As a nonprofit, the dance studio has a number of areas that can cause stress for the director. First, as a nonprofit, you rely a great deal on funding sources from a wide variety of entities. These sources range from government grants to donations from within the community at large. Depending upon the success of your outreach each year, your ability to run the studio smoothly could be in jeopardy.
As Smith discusses in Raising the barre: The geographic, financial, and economic trends of nonprofit dance companies: A study, another way to fund sources is by utilizing online donations through Crowdfunding or GoFundMe. “You can expand your reach well beyond the local community and get your message out for others to see,” (Smith 23). SVRDC uses business advertisements and sponsorships to generate extra money. On their website they have a fundraising page where they have a direct link for donations. They have a site called Goodsearch set up, where you can shop at various stores and part of the proceeds go directly to the nonprofit. SVRDC has its dancers fundraise with a chocolate and charm bracelet fundraiser.
The costs are relatively high for dance nonprofits as you are paying for the performance space/theater, dancers and choreographers just to name a few. Barrio‐Tellado cites Brooks in her journal stating that, “labor costs per product unit continue to rise over time, leading to an inevitable gap with potential revenue and, therefore, to the possible financial collapse of arts companies,” (Barrio‐Tellado). Dance companies tend to go under due to the fact that their revenue does not equal nor exceed their costs. Dance nonprofits tend to have larger costs so making sure revenue is met is crucial. For dance companies this revenue is typically generated through ticket sales and refreshments. I was able to look at numerical data to see the budget of small and large dance companies’ and how they manage their revenue streams through fundraising.

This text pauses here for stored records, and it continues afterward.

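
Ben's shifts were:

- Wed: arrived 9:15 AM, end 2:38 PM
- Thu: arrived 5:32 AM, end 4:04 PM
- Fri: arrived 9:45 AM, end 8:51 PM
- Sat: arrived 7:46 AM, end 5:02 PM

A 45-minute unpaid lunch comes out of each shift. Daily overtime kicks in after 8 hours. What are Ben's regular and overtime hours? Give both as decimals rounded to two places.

Regular 28.63 hours, overtime 4.65 hours

Wed: 9:15 AM–2:38 PM = 5 h 23 min; less 45 min break → 4 h 38 min
Thu: 5:32 AM–4:04 PM = 10 h 32 min; less 45 min break → 9 h 47 min
Fri: 9:45 AM–8:51 PM = 11 h 6 min; less 45 min break → 10 h 21 min
Sat: 7:46 AM–5:02 PM = 9 h 16 min; less 45 min break → 8 h 31 min
Wed reg 4 h 38 min / OT 0 h 0 min; Thu reg 8 h 0 min / OT 1 h 47 min; Fri reg 8 h 0 min / OT 2 h 21 min; Sat reg 8 h 0 min / OT 0 h 31 min.
Totals: regular 28 h 38 min, overtime 4 h 39 min.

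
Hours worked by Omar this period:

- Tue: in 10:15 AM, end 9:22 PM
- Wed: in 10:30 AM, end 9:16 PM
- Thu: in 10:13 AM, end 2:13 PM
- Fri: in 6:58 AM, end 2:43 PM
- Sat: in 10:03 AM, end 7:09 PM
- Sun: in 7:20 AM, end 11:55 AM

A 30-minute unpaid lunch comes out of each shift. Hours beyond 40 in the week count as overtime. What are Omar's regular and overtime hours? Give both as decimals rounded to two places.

Regular 40.00 hours, overtime 4.32 hours

Tue: 10:15 AM–9:22 PM = 11 h 7 min; less 30 min break → 10 h 37 min
Wed: 10:30 AM–9:16 PM = 10 h 46 min; less 30 min break → 10 h 16 min
Thu: 10:13 AM–2:13 PM = 4 h 0 min; less 30 min break → 3 h 30 min
Fri: 6:58 AM–2:43 PM = 7 h 45 min; less 30 min break → 7 h 15 min
Sat: 10:03 AM–7:09 PM = 9 h 6 min; less 30 min break → 8 h 36 min
Sun: 7:20 AM–11:55 AM = 4 h 35 min; less 30 min break → 4 h 5 min
Total worked: 44 h 19 min = 44.32 h.
Threshold 40 h → overtime 4 h 19 min, regular 40 h 0 min.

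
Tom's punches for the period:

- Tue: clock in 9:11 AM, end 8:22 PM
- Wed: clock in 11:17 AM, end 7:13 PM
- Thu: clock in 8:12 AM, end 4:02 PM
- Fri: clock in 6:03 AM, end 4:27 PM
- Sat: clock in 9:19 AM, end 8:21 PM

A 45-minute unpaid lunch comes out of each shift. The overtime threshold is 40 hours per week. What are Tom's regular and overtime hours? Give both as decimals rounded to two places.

Tue: 9:11 AM–8:22 PM = 11 h 11 min; less 45 min break → 10 h 26 min
Wed: 11:17 AM–7:13 PM = 7 h 56 min; less 45 min break → 7 h 11 min
Thu: 8:12 AM–4:02 PM = 7 h 50 min; less 45 min break → 7 h 5 min
Fri: 6:03 AM–4:27 PM = 10 h 24 min; less 45 min break → 9 h 39 min
Sat: 9:19 AM–8:21 PM = 11 h 2 min; less 45 min break → 10 h 17 min
Total worked: 44 h 38 min = 44.63 h.
Threshold 40 h → overtime 4 h 38 min, regular 40 h 0 min.

Regular 40.00 hours, overtime 4.63 hours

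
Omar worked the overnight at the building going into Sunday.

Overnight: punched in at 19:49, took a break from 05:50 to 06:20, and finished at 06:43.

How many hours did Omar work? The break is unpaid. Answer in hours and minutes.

10 h 24 min

Overnight: 19:49 → midnight = 4 h 11 min; midnight → 06:43 = 6 h 43 min; span 10 h 54 min; less 30 min break → 10 h 24 min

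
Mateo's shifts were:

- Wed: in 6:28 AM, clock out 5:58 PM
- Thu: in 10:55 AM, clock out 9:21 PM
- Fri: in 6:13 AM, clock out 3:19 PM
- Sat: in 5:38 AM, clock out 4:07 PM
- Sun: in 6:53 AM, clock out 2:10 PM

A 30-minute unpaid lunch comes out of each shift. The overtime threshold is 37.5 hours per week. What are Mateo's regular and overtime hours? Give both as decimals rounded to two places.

Wed: 6:28 AM–5:58 PM = 11 h 30 min; less 30 min break → 11 h 0 min
Thu: 10:55 AM–9:21 PM = 10 h 26 min; less 30 min break → 9 h 56 min
Fri: 6:13 AM–3:19 PM = 9 h 6 min; less 30 min break → 8 h 36 min
Sat: 5:38 AM–4:07 PM = 10 h 29 min; less 30 min break → 9 h 59 min
Sun: 6:53 AM–2:10 PM = 7 h 17 min; less 30 min break → 6 h 47 min
Total worked: 46 h 18 min = 46.30 h.
Threshold 37.5 h → overtime 8 h 48 min, regular 37 h 30 min.

Regular 37.50 hours, overtime 8.80 hours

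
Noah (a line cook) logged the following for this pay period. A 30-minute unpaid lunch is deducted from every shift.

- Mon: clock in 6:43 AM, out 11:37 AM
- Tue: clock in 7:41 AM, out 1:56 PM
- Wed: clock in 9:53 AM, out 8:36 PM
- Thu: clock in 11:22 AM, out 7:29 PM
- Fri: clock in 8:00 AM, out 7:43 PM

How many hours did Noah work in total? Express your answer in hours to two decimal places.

Mon: 6:43 AM–11:37 AM = 4 h 54 min; less 30 min break → 4 h 24 min
Tue: 7:41 AM–1:56 PM = 6 h 15 min; less 30 min break → 5 h 45 min
Wed: 9:53 AM–8:36 PM = 10 h 43 min; less 30 min break → 10 h 13 min
Thu: 11:22 AM–7:29 PM = 8 h 7 min; less 30 min break → 7 h 37 min
Fri: 8:00 AM–7:43 PM = 11 h 43 min; less 30 min break → 11 h 13 min
Total: 4 h 24 min + 5 h 45 min + 10 h 13 min + 7 h 37 min + 11 h 13 min = 39 h 12 min.

39.20 hours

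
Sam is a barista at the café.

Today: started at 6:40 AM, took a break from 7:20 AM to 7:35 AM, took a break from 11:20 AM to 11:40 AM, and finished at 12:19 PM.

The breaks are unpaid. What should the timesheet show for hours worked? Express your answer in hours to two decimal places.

5.07 hours

Today: 6:40 AM–12:19 PM = 5 h 39 min; less 35 min break → 5 h 4 min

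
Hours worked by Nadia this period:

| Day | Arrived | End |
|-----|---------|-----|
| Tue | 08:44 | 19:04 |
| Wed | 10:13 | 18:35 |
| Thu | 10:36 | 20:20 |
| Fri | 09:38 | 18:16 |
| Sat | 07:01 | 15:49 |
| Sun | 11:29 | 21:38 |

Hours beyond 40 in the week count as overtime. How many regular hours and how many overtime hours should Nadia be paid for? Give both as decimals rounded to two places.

Tue: 08:44–19:04 = 10 h 20 min
Wed: 10:13–18:35 = 8 h 22 min
Thu: 10:36–20:20 = 9 h 44 min
Fri: 09:38–18:16 = 8 h 38 min
Sat: 07:01–15:49 = 8 h 48 min
Sun: 11:29–21:38 = 10 h 9 min
Total worked: 56 h 1 min = 56.02 h.
Threshold 40 h → overtime 16 h 1 min, regular 40 h 0 min.

Regular 40.00 hours, overtime 16.02 hours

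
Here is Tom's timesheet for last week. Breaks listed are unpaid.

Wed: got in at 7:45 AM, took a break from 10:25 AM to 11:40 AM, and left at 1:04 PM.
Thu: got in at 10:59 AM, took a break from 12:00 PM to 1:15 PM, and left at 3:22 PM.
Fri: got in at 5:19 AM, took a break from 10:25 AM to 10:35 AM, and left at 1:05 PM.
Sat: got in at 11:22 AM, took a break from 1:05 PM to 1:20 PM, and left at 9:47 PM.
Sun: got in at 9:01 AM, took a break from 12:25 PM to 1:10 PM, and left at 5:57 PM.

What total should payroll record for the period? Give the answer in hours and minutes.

33 h 9 min

Wed: 7:45 AM–1:04 PM = 5 h 19 min; less 75 min break → 4 h 4 min
Thu: 10:59 AM–3:22 PM = 4 h 23 min; less 75 min break → 3 h 8 min
Fri: 5:19 AM–1:05 PM = 7 h 46 min; less 10 min break → 7 h 36 min
Sat: 11:22 AM–9:47 PM = 10 h 25 min; less 15 min break → 10 h 10 min
Sun: 9:01 AM–5:57 PM = 8 h 56 min; less 45 min break → 8 h 11 min
Total: 4 h 4 min + 3 h 8 min + 7 h 36 min + 10 h 10 min + 8 h 11 min = 33 h 9 min.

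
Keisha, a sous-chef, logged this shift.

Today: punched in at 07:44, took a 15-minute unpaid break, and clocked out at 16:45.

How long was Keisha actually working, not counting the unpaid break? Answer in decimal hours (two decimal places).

Today: 07:44–16:45 = 9 h 1 min; less 15 min break → 8 h 46 min

8.77 hours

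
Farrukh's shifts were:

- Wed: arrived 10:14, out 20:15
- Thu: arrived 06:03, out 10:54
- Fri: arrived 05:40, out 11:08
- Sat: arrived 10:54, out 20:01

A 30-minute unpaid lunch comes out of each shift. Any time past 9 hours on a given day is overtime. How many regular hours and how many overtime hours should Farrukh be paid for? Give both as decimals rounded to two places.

Wed: 10:14–20:15 = 10 h 1 min; less 30 min break → 9 h 31 min
Thu: 06:03–10:54 = 4 h 51 min; less 30 min break → 4 h 21 min
Fri: 05:40–11:08 = 5 h 28 min; less 30 min break → 4 h 58 min
Sat: 10:54–20:01 = 9 h 7 min; less 30 min break → 8 h 37 min
Wed reg 9 h 0 min / OT 0 h 31 min; Thu reg 4 h 21 min / OT 0 h 0 min; Fri reg 4 h 58 min / OT 0 h 0 min; Sat reg 8 h 37 min / OT 0 h 0 min.
Totals: regular 26 h 56 min, overtime 0 h 31 min.

Regular 26.93 hours, overtime 0.52 hours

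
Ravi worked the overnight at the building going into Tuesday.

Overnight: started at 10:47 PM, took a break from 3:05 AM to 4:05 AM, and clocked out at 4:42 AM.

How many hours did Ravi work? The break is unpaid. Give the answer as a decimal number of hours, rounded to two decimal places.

Overnight: 10:47 PM → midnight = 1 h 13 min; midnight → 4:42 AM = 4 h 42 min; span 5 h 55 min; less 60 min break → 4 h 55 min

4.92 hours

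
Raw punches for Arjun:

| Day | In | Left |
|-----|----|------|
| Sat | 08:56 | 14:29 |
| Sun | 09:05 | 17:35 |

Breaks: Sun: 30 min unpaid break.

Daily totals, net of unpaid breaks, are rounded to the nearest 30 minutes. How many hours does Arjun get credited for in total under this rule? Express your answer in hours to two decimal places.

Sat: 08:56–14:29 = 5 h 33 min → rounds to 5 h 30 min
Sun: 09:05–17:35 = 8 h 30 min − 30 min = 8 h 0 min → rounds to 8 h 0 min
Total credited: 13 h 30 min.

13.50 hours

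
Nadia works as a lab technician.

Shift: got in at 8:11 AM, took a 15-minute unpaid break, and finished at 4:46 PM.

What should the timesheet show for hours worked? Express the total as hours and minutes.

8 h 20 min

Shift: 8:11 AM–4:46 PM = 8 h 35 min; less 15 min break → 8 h 20 min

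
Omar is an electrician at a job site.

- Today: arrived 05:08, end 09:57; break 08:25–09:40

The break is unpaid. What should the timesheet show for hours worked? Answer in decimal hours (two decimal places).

3.57 hours

Today: 05:08–09:57 = 4 h 49 min; less 75 min break → 3 h 34 min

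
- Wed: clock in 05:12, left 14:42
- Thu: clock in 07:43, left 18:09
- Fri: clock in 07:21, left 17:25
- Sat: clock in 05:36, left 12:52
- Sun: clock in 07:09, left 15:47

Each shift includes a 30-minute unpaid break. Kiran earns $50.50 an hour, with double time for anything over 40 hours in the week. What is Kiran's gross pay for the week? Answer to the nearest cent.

Wed: 05:12–14:42 = 9 h 30 min; less 30 min break → 9 h 0 min
Thu: 07:43–18:09 = 10 h 26 min; less 30 min break → 9 h 56 min
Fri: 07:21–17:25 = 10 h 4 min; less 30 min break → 9 h 34 min
Sat: 05:36–12:52 = 7 h 16 min; less 30 min break → 6 h 46 min
Sun: 07:09–15:47 = 8 h 38 min; less 30 min break → 8 h 8 min
Total worked: 43 h 24 min = 2604 min.
Regular 40 h 0 min = 2400 min at $50.50/h; overtime 3 h 24 min = 204 min at $101.00/h.
Pay = (2400 × $50.50 + 204 × $101.00) ÷ 60 = $2363.40.

$2363.40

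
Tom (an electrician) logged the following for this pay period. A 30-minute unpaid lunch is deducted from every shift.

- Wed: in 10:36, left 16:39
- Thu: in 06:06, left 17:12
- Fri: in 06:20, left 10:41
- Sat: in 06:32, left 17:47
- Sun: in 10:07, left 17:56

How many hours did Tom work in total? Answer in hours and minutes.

Wed: 10:36–16:39 = 6 h 3 min; less 30 min break → 5 h 33 min
Thu: 06:06–17:12 = 11 h 6 min; less 30 min break → 10 h 36 min
Fri: 06:20–10:41 = 4 h 21 min; less 30 min break → 3 h 51 min
Sat: 06:32–17:47 = 11 h 15 min; less 30 min break → 10 h 45 min
Sun: 10:07–17:56 = 7 h 49 min; less 30 min break → 7 h 19 min
Total: 5 h 33 min + 10 h 36 min + 3 h 51 min + 10 h 45 min + 7 h 19 min = 38 h 4 min.

38 h 4 min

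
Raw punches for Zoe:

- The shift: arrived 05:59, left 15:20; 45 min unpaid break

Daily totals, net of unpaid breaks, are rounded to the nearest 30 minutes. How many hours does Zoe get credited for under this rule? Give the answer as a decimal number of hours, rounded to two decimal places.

8.50 hours

The shift: 05:59–15:20 = 9 h 21 min − 45 min = 8 h 36 min → rounds to 8 h 30 min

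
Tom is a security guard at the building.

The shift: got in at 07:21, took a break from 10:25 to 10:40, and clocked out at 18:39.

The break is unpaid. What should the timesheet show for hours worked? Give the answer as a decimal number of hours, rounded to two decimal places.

The shift: 07:21–18:39 = 11 h 18 min; less 15 min break → 11 h 3 min

11.05 hours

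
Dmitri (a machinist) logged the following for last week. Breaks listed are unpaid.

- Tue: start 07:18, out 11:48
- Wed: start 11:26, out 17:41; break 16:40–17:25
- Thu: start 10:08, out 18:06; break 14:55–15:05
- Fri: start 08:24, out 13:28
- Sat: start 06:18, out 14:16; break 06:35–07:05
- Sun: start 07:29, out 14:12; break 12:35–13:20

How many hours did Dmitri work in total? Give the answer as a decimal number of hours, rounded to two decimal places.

Tue: 07:18–11:48 = 4 h 30 min
Wed: 11:26–17:41 = 6 h 15 min; less 45 min break → 5 h 30 min
Thu: 10:08–18:06 = 7 h 58 min; less 10 min break → 7 h 48 min
Fri: 08:24–13:28 = 5 h 4 min
Sat: 06:18–14:16 = 7 h 58 min; less 30 min break → 7 h 28 min
Sun: 07:29–14:12 = 6 h 43 min; less 45 min break → 5 h 58 min
Total: 4 h 30 min + 5 h 30 min + 7 h 48 min + 5 h 4 min + 7 h 28 min + 5 h 58 min = 36 h 18 min.

36.30 hours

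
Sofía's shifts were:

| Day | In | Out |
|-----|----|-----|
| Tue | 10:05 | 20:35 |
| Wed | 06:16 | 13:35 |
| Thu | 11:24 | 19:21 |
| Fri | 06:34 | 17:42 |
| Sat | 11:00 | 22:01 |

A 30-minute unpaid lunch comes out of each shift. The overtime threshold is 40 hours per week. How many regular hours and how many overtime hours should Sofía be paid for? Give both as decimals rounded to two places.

Regular 40.00 hours, overtime 5.42 hours

Tue: 10:05–20:35 = 10 h 30 min; less 30 min break → 10 h 0 min
Wed: 06:16–13:35 = 7 h 19 min; less 30 min break → 6 h 49 min
Thu: 11:24–19:21 = 7 h 57 min; less 30 min break → 7 h 27 min
Fri: 06:34–17:42 = 11 h 8 min; less 30 min break → 10 h 38 min
Sat: 11:00–22:01 = 11 h 1 min; less 30 min break → 10 h 31 min
Total worked: 45 h 25 min = 45.42 h.
Threshold 40 h → overtime 5 h 25 min, regular 40 h 0 min.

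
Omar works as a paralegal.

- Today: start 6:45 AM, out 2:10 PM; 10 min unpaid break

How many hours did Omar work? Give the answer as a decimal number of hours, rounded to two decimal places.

Today: 6:45 AM–2:10 PM = 7 h 25 min; less 10 min break → 7 h 15 min

7.25 hours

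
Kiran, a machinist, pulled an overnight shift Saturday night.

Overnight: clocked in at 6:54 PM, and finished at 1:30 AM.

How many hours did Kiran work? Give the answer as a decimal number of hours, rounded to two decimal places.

6.60 hours

Overnight: 6:54 PM → midnight = 5 h 6 min; midnight → 1:30 AM = 1 h 30 min; span 6 h 36 min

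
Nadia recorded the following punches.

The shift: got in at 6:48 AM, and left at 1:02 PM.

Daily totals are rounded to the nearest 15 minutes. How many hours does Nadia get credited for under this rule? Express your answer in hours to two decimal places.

6.25 hours

The shift: 6:48 AM–1:02 PM = 6 h 14 min → rounds to 6 h 15 min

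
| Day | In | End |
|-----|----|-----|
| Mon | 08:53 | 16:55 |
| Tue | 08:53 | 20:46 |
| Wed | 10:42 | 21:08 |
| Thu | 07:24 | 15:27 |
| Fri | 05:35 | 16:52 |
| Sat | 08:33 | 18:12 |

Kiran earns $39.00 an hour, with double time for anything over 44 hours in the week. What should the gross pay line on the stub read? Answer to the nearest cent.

$2912.00

Mon: 08:53–16:55 = 8 h 2 min
Tue: 08:53–20:46 = 11 h 53 min
Wed: 10:42–21:08 = 10 h 26 min
Thu: 07:24–15:27 = 8 h 3 min
Fri: 05:35–16:52 = 11 h 17 min
Sat: 08:33–18:12 = 9 h 39 min
Total worked: 59 h 20 min = 3560 min.
Regular 44 h 0 min = 2640 min at $39.00/h; overtime 15 h 20 min = 920 min at $78.00/h.
Pay = (2640 × $39.00 + 920 × $78.00) ÷ 60 = $2912.00.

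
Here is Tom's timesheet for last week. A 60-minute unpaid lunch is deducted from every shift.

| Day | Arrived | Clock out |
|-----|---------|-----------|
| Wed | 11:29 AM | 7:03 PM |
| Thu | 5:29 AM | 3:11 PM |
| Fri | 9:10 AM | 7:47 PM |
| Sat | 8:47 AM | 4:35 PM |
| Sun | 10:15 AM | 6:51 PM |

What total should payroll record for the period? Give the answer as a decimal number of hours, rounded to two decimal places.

Wed: 11:29 AM–7:03 PM = 7 h 34 min; less 60 min break → 6 h 34 min
Thu: 5:29 AM–3:11 PM = 9 h 42 min; less 60 min break → 8 h 42 min
Fri: 9:10 AM–7:47 PM = 10 h 37 min; less 60 min break → 9 h 37 min
Sat: 8:47 AM–4:35 PM = 7 h 48 min; less 60 min break → 6 h 48 min
Sun: 10:15 AM–6:51 PM = 8 h 36 min; less 60 min break → 7 h 36 min
Total: 6 h 34 min + 8 h 42 min + 9 h 37 min + 6 h 48 min + 7 h 36 min = 39 h 17 min.

39.28 hours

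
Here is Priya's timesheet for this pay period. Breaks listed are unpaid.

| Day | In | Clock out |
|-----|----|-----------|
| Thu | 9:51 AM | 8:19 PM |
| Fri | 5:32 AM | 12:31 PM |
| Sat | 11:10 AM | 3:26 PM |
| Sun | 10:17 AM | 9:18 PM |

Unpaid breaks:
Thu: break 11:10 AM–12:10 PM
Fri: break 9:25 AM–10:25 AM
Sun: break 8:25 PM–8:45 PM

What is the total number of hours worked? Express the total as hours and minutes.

Thu: 9:51 AM–8:19 PM = 10 h 28 min; less 60 min break → 9 h 28 min
Fri: 5:32 AM–12:31 PM = 6 h 59 min; less 60 min break → 5 h 59 min
Sat: 11:10 AM–3:26 PM = 4 h 16 min
Sun: 10:17 AM–9:18 PM = 11 h 1 min; less 20 min break → 10 h 41 min
Total: 9 h 28 min + 5 h 59 min + 4 h 16 min + 10 h 41 min = 30 h 24 min.

30 h 24 min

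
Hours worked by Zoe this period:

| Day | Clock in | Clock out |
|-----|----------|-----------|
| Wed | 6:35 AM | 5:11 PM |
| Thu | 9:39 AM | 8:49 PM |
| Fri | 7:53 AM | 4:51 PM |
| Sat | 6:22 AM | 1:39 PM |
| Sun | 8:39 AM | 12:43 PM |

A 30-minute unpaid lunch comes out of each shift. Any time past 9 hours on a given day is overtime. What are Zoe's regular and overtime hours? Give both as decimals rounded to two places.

Wed: 6:35 AM–5:11 PM = 10 h 36 min; less 30 min break → 10 h 6 min
Thu: 9:39 AM–8:49 PM = 11 h 10 min; less 30 min break → 10 h 40 min
Fri: 7:53 AM–4:51 PM = 8 h 58 min; less 30 min break → 8 h 28 min
Sat: 6:22 AM–1:39 PM = 7 h 17 min; less 30 min break → 6 h 47 min
Sun: 8:39 AM–12:43 PM = 4 h 4 min; less 30 min break → 3 h 34 min
Wed reg 9 h 0 min / OT 1 h 6 min; Thu reg 9 h 0 min / OT 1 h 40 min; Fri reg 8 h 28 min / OT 0 h 0 min; Sat reg 6 h 47 min / OT 0 h 0 min; Sun reg 3 h 34 min / OT 0 h 0 min.
Totals: regular 36 h 49 min, overtime 2 h 46 min.

Regular 36.82 hours, overtime 2.77 hours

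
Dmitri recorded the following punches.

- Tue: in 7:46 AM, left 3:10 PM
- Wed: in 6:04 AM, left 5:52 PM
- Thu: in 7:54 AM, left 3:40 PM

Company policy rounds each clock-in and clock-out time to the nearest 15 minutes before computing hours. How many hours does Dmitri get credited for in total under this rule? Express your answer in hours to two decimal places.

27.00 hours

Tue: in 7:46 AM→7:45 AM, out 3:10 PM→3:15 PM; 7 h 30 min
Wed: in 6:04 AM→6:00 AM, out 5:52 PM→5:45 PM; 11 h 45 min
Thu: in 7:54 AM→8:00 AM, out 3:40 PM→3:45 PM; 7 h 45 min
Total credited: 27 h 0 min.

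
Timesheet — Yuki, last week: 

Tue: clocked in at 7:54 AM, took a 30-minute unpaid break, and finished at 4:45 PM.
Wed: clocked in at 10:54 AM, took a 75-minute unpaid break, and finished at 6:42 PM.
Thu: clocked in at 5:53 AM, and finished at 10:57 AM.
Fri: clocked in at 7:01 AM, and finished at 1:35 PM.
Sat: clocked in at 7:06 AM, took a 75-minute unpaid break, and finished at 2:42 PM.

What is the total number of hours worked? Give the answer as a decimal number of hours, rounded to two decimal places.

Tue: 7:54 AM–4:45 PM = 8 h 51 min; less 30 min break → 8 h 21 min
Wed: 10:54 AM–6:42 PM = 7 h 48 min; less 75 min break → 6 h 33 min
Thu: 5:53 AM–10:57 AM = 5 h 4 min
Fri: 7:01 AM–1:35 PM = 6 h 34 min
Sat: 7:06 AM–2:42 PM = 7 h 36 min; less 75 min break → 6 h 21 min
Total: 8 h 21 min + 6 h 33 min + 5 h 4 min + 6 h 34 min + 6 h 21 min = 32 h 53 min.

32.88 hours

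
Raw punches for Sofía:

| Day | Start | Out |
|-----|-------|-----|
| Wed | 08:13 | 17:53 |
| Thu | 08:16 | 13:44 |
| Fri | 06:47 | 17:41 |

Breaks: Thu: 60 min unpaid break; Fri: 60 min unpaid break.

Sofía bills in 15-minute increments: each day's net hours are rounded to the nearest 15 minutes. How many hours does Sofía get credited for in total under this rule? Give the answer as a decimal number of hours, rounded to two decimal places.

Wed: 08:13–17:53 = 9 h 40 min → rounds to 9 h 45 min
Thu: 08:16–13:44 = 5 h 28 min − 60 min = 4 h 28 min → rounds to 4 h 30 min
Fri: 06:47–17:41 = 10 h 54 min − 60 min = 9 h 54 min → rounds to 10 h 0 min
Total credited: 24 h 15 min.

24.25 hours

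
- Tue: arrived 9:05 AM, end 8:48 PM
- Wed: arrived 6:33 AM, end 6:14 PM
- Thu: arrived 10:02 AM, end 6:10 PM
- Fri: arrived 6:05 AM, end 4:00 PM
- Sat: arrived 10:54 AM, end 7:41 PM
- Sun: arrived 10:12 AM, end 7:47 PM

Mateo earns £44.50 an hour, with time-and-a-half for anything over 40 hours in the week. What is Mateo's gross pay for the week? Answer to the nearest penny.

£3102.76

Tue: 9:05 AM–8:48 PM = 11 h 43 min
Wed: 6:33 AM–6:14 PM = 11 h 41 min
Thu: 10:02 AM–6:10 PM = 8 h 8 min
Fri: 6:05 AM–4:00 PM = 9 h 55 min
Sat: 10:54 AM–7:41 PM = 8 h 47 min
Sun: 10:12 AM–7:47 PM = 9 h 35 min
Total worked: 59 h 49 min = 3589 min.
Regular 40 h 0 min = 2400 min at £44.50/h; overtime 19 h 49 min = 1189 min at £66.75/h.
Pay = (2400 × £44.50 + 1189 × £66.75) ÷ 60 = £3102.76.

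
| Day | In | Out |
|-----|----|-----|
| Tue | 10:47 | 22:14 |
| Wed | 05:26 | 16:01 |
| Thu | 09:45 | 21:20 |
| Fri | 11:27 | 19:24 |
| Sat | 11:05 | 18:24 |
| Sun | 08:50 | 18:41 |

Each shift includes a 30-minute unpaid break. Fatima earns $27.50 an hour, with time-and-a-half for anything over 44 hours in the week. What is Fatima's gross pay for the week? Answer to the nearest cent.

Tue: 10:47–22:14 = 11 h 27 min; less 30 min break → 10 h 57 min
Wed: 05:26–16:01 = 10 h 35 min; less 30 min break → 10 h 5 min
Thu: 09:45–21:20 = 11 h 35 min; less 30 min break → 11 h 5 min
Fri: 11:27–19:24 = 7 h 57 min; less 30 min break → 7 h 27 min
Sat: 11:05–18:24 = 7 h 19 min; less 30 min break → 6 h 49 min
Sun: 08:50–18:41 = 9 h 51 min; less 30 min break → 9 h 21 min
Total worked: 55 h 44 min = 3344 min.
Regular 44 h 0 min = 2640 min at $27.50/h; overtime 11 h 44 min = 704 min at $41.25/h.
Pay = (2640 × $27.50 + 704 × $41.25) ÷ 60 = $1694.00.

$1694.00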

For my portfolio I wanted to take a deeper look into dance organizations specifically in Pennsylvania. This is due to my involvement in the arts in this geography as well as the location of my potential job market. In this dataset I was able to find 27 dance organizations in the state of PA. In figure 4 I included information on the city and name of each organization in order for me to recognize those I have seen perform. Philadelphia has a strong performing arts scene and I was curious to see if the net income of dance organizations in PA are greater in the city compared to the suburb ones. I was correct in this hypothesis as Pennsylvania Ballet located in Philadelphia makes the most net income out of all 27 organizations, representing the maximum value of $1.4 million. The other two dance organizations in Philly made about $300,000 in income which were the next two highest values in my data. Looking at how long these companies have been around, I was intrigued how BalletX, the organization with the second largest net-income value has only been around for eighteen years compared to Pennsylvania Ballet which has been around for 56 years. BalletX is already so successful in less than half the amount of time PA Ballet has been around. I am impressed initially due to the fact that this is a smaller dance company and can attest as a fellow audience member that their work is truly professional and unique.
Smith, T. M., Nichols, B., Ott, J., & Ball, D. (2003). Raising the barre: The geographic, financial, and economic trends of nonprofit dance companies: A study. Washington, D.C.: National Endowment for the Arts.
Barrio‐Tellado, M. J., Herrero‐Prieto, L. C., & Murray, C. (2020). Audience success or art for art’s sake ? Efficiency evaluation of dance companies in the United States. Nonprofit Management and Leadership, 31(1), 129-152. doi:10.1002/nml.21411.